Paradis perdu pour les uns, enfer pour les autres
Poste de douane de Dakola
Paradis perdu pour les uns, enfer pour les autres
2003. Le poste de douane, naguère situé à Pô dans le Nahouri, est transféré dans le petit village de Dakola dans la même province. Ici, amertume de petits commerçants qui voient désormais leurs affaires tourner au ralenti ; là, complainte des villageois qui assistent, impuissants, à la cherté sans cesse continue de la vie locale. Sur l’aire de la nouvelle zone de transit, une floraison d’activités diverses sur fond de pratiques illicites, estiment certains usagers des lieux.
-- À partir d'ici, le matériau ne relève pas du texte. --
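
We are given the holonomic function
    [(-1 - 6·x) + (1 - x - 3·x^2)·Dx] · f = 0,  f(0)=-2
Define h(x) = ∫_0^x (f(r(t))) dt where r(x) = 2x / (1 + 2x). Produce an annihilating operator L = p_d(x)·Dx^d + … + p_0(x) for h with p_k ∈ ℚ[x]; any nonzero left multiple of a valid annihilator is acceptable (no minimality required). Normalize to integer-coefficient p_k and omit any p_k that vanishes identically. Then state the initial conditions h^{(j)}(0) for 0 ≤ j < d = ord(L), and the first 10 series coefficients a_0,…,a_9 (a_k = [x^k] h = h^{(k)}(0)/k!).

f: a_k = -2, -2, -8, -14, -38, -80, -194, -434, -1016, -2318, …
L₀ from L_f via x↦r, Dx↦r'^{-1}Dx.
h=∫h₀ ⇒ L = L₀·Dx.
L = (2 + 28·x)·Dx + (-1 - 4·x + 8·x^2 + 24·x^3)·Dx^2  (order 2).
h: a_k = 0, -2, -2, -8, 0, -288/5, 96, -4608/7, 2016, -9728, …
ICs: h(0) = 0, h′(0) = -2.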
Même dans la mauvaise conjoncture, Abéli Maïmouna est restée accueillante et … coquette. Teint naturellement clair, taille mannequin, sourire radieux, belles dents blanches ourlées de gencives noires, la jeune femme se rappelle, nostalgique : « Quand le poste de douane était toujours ici à Pô, je préparais au moins trois yoruba (1) de riz par jour. Camionneurs, apprentis-chauffeurs, voyageurs de diverses nationalités, transitaires et même des douaniers constituaient ma clientèle », explique-t-elle, le regard tourné vers les anciennes installation du bureau de douane.
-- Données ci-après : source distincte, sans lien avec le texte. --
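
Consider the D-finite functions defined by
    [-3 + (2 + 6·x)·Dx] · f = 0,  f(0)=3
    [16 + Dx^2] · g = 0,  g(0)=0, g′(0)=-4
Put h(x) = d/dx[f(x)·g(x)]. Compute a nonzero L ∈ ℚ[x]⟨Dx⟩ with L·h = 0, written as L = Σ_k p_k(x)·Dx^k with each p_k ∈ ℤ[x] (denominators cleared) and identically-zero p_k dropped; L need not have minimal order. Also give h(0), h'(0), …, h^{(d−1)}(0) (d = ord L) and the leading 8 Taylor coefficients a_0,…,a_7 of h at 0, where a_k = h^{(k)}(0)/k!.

L = (9613 + 83712·x + 273024·x^2 + 442368·x^3 + 331776·x^4) + (-444 - 5940·x - 20736·x^2 - 20736·x^3)·Dx + (364 + 3720·x + 14796·x^2 + 27648·x^3 + 20736·x^4)·Dx^2  (order 2).
h: a_k = -12, -36, 273/2, 111, -3781/32, -61569/160, 3137023/3840, -855943/448, …
ICs: h(0) = -12, h′(0) = -36.

f: a_k = 3, 9/2, -27/8, 81/16, -1215/128, 5103/256, -45927/1024, 216513/2048, …
g: a_k = 0, -4, 0, 32/3, 0, -128/15, 0, 1024/315, …
f·g: L₀ = L_f ⊗_s L_g, ord ≤ 1·2.
h=h₀': d/dx-closure on L₀ ⇒ L.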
Par le passé, avec son petit restaurant par terre, Maïmouna arrivait à entretenir ses trois enfants et à soutenir un mari cultivateur.
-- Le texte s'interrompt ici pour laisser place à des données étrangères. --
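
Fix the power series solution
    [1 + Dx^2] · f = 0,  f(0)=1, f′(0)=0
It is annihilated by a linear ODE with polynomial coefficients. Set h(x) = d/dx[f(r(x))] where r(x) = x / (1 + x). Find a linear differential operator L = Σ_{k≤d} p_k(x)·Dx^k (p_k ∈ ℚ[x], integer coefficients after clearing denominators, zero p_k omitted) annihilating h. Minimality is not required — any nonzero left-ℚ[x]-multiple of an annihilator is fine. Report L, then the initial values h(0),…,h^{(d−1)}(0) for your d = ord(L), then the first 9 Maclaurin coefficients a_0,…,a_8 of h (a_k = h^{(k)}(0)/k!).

f: a_k = 1, 0, -1/2, 0, 1/24, 0, -1/720, 0, 1/40320, …
h₀=f(r): pull back L_f along r ⇒ L₀.
h=h₀': d/dx-closure on L₀ ⇒ L.
L = (7 + 12·x + 6·x^2) + (6 + 18·x + 18·x^2 + 6·x^3)·Dx + (1 + 4·x + 6·x^2 + 4·x^3 + x^4)·Dx^2  (order 2).
h: a_k = 0, -1, 3, -35/6, 55/6, -1501/120, 609/40, -16699/1008, 8791/560, …
ICs: h(0) = 0, h′(0) = -1.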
Aujourd’hui, les nombreuses remorques chargées de marchandises diverses continuent de passer à Pô. Mais plus jamais ils ne s’y arrêtent. Les uns filent sur Dakola, nouveau point de transit, les autres en reviennent.
Fini donc l’âge d’or du petit business de rue, cette activité de débrouillardise qui faisait vivre Maïmouna et tant de familles installées au bord de la route, au niveau de l’ex-point de contrôle douanier. « Aujourd’hui, se lamente Banwélemè Gué, se tournant les pouces dans son kiosque désespérément vide de clients, je ne peux même plus vendre trois miches de pain. Nos femmes qui vendaient du bois de chauffe et nos frères qui pratiquaient du colportage sont réduits à l’oisiveté ».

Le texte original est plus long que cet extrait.